Did you try these guys?

http://www.cleartecpackaging.com/sealed_bottom_tubes.asp


----------



## fugarwi7 (Sep 20, 2006)

goolies said:


> Does anyone know where I can buy some clear plastic storage tubes for storing crankbaits? I would like to buy long lengths of tube and caps so I can cut them to custom lengths. The only sources I could find on the net sell wholesale in large quantities only. Thanks.
> 
> Andy


Try Lowes and go to the lighting Dept. They sell 4' plastic tubes that cover flourescent lights...you can get them in two different widths.


----------



## jrhopkins (Jan 17, 2008)

what diameter? have you checked out the clear plastic covers they sell for flouresant tubes. Lowes sells them and caps too. i think they are about 1 1/2" dia.


----------



## goolies (Jun 28, 2007)

Thanks guys. I'm thinking I might want a couple of sizes between 1" and 2" diameters. I'll try Lowes.


----------



## Big Daddy (Apr 6, 2004)

Those Ole Pete's tube boxes are GREAT. I need to pick up a couple more at the show Larry...


----------



## eyesman_01 (Jan 4, 2007)

I've got one of the "Special Mate" crank boxes. Holds 120 baits.

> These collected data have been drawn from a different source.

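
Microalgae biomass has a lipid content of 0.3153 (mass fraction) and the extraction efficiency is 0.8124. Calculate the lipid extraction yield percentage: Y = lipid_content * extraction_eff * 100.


Y = lipid_content * extraction_eff * 100
= 0.3153 * 0.8124 * 100
= 25.6150%

25.6150%


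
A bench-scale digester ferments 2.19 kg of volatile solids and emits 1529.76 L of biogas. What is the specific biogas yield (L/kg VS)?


Y = V / VS
= 1529.76 / 2.19
= 698.5205 L/kg VS

698.5205 L/kg VS


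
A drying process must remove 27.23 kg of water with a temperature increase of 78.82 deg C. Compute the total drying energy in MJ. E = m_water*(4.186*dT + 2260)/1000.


E = m_water * (4.186 * dT + 2260) / 1000
= 27.23 * (4.186 * 78.82 + 2260) / 1000
= 70.5241 MJ

70.5241 MJ


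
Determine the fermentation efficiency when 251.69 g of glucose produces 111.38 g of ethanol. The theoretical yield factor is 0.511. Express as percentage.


Fermentation efficiency = (actual / (0.511 * glucose)) * 100
= (111.38 / (0.511 * 251.69)) * 100
= 86.6005%

86.6005%


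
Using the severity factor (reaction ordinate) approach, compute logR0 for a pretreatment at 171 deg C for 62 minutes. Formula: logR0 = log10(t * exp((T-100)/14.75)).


logR0 = log10(t * exp((T - 100) / 14.75))
= log10(62 * exp((171 - 100) / 14.75))
= 3.8829

3.8829


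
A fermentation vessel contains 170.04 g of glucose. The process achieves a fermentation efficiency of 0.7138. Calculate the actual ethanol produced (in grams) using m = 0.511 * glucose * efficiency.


Actual ethanol: m = 0.511 * 170.04 * 0.7138
m = 62.0224 g

62.0224 g


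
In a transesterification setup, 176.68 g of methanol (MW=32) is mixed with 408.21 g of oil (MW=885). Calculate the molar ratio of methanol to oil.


Molar ratio = n_MeOH / n_oil = (MeOH/32) / (oil/885) = (MeOH * 885) / (32 * oil)
= (176.68 * 885) / (32 * 408.21)
= 11.9701

11.9701


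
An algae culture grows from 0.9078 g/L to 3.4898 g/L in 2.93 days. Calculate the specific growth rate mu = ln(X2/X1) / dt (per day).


mu = ln(X2/X1) / dt
= ln(3.4898/0.9078) / 2.93
= 0.4596 per day

0.4596 per day


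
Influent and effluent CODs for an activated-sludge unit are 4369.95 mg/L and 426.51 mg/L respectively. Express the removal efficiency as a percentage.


eta = (COD_in - COD_out) / COD_in * 100
= (4369.95 - 426.51) / 4369.95 * 100
= 90.2399%

90.2399%


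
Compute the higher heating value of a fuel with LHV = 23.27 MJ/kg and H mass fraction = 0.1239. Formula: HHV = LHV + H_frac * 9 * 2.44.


HHV = LHV + H_frac * 9 * 2.44
= 23.27 + 0.1239 * 9 * 2.44
= 25.9908 MJ/kg

25.9908 MJ/kg


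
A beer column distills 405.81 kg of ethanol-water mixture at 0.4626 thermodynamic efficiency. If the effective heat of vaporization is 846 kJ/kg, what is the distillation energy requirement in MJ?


E = m * 846 / (eta * 1000)
= 405.81 * 846 / (0.4626 * 1000)
= 742.1428 MJ

742.1428 MJ


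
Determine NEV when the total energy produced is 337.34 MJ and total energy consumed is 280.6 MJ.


NEV = E_out - E_in
= 337.34 - 280.6
= 56.7400 MJ

56.7400 MJ


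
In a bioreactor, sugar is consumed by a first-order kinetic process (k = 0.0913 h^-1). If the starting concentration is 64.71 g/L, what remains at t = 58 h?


S = S0 * exp(-k * t)
S = 64.71 * exp(-0.0913 * 58)
S = 0.3245 g/L

0.3245 g/L


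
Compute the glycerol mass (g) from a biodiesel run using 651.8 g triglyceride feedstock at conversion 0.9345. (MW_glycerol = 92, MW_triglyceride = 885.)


glycerol = oil * conv * (92/885)
= 651.8 * 0.9345 * 92 / 885
= 63.3196 g

63.3196 g


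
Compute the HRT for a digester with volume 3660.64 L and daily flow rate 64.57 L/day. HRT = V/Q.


HRT = V / Q
= 3660.64 / 64.57
= 56.6926 days

56.6926 days


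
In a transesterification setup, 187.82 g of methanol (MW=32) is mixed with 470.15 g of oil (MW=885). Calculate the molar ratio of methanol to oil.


Molar ratio = n_MeOH / n_oil = (MeOH/32) / (oil/885) = (MeOH * 885) / (32 * oil)
= (187.82 * 885) / (32 * 470.15)
= 11.0484

11.0484


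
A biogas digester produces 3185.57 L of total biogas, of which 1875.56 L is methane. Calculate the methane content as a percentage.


CH4% = V_CH4 / V_total * 100
= 1875.56 / 3185.57 * 100
= 58.8767%

58.8767%


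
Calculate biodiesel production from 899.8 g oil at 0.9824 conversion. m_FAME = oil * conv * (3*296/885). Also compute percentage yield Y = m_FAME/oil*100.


m_FAME = oil * conv * (3 * 296 / 885) = oil * conv * (888/885)
= 899.8 * 0.9824 * 888 / 885
= 886.9600 g
Y = m_FAME / oil * 100 = conv * (888/885) * 100
= 0.9824 * 888 / 885 * 100
= 98.57%

886.9600 g FAME; Y = 98.57%


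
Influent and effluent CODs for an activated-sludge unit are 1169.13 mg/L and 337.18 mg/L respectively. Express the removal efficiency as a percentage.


eta = (COD_in - COD_out) / COD_in * 100
= (1169.13 - 337.18) / 1169.13 * 100
= 71.1598%

71.1598%


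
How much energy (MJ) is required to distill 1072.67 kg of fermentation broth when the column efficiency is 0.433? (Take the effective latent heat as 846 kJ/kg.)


E = m * 846 / (eta * 1000)
= 1072.67 * 846 / (0.433 * 1000)
= 2095.7940 MJ

2095.7940 MJ


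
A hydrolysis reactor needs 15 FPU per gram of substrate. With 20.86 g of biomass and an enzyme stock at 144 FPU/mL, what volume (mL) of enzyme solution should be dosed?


V = dosage * m_sub / activity
V = 15 * 20.86 / 144
V = 2.1729 mL

2.1729 mL


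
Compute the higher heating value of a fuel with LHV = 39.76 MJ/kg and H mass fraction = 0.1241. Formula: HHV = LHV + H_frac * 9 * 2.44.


HHV = LHV + H_frac * 9 * 2.44
= 39.76 + 0.1241 * 9 * 2.44
= 42.4852 MJ/kg

42.4852 MJ/kg


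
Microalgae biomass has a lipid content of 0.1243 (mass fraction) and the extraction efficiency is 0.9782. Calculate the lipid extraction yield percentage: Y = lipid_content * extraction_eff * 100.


Y = lipid_content * extraction_eff * 100
= 0.1243 * 0.9782 * 100
= 12.1590%

12.1590%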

A little pricey, but all the baits are at your fingertips, easy to see, and keep the hooks from getting tangled.


----------



## TIGGER (Jan 17, 2006)

Andy I saw those Ole Pete boxes and tubes that Larry had. They looked great.


----------



## ou_bird (Apr 22, 2004)

I use a Special Mate box for my reef runners.. It holds 120 of them and they stay tangle-free. I picked mine up at Erie Outfitters.

jay


----------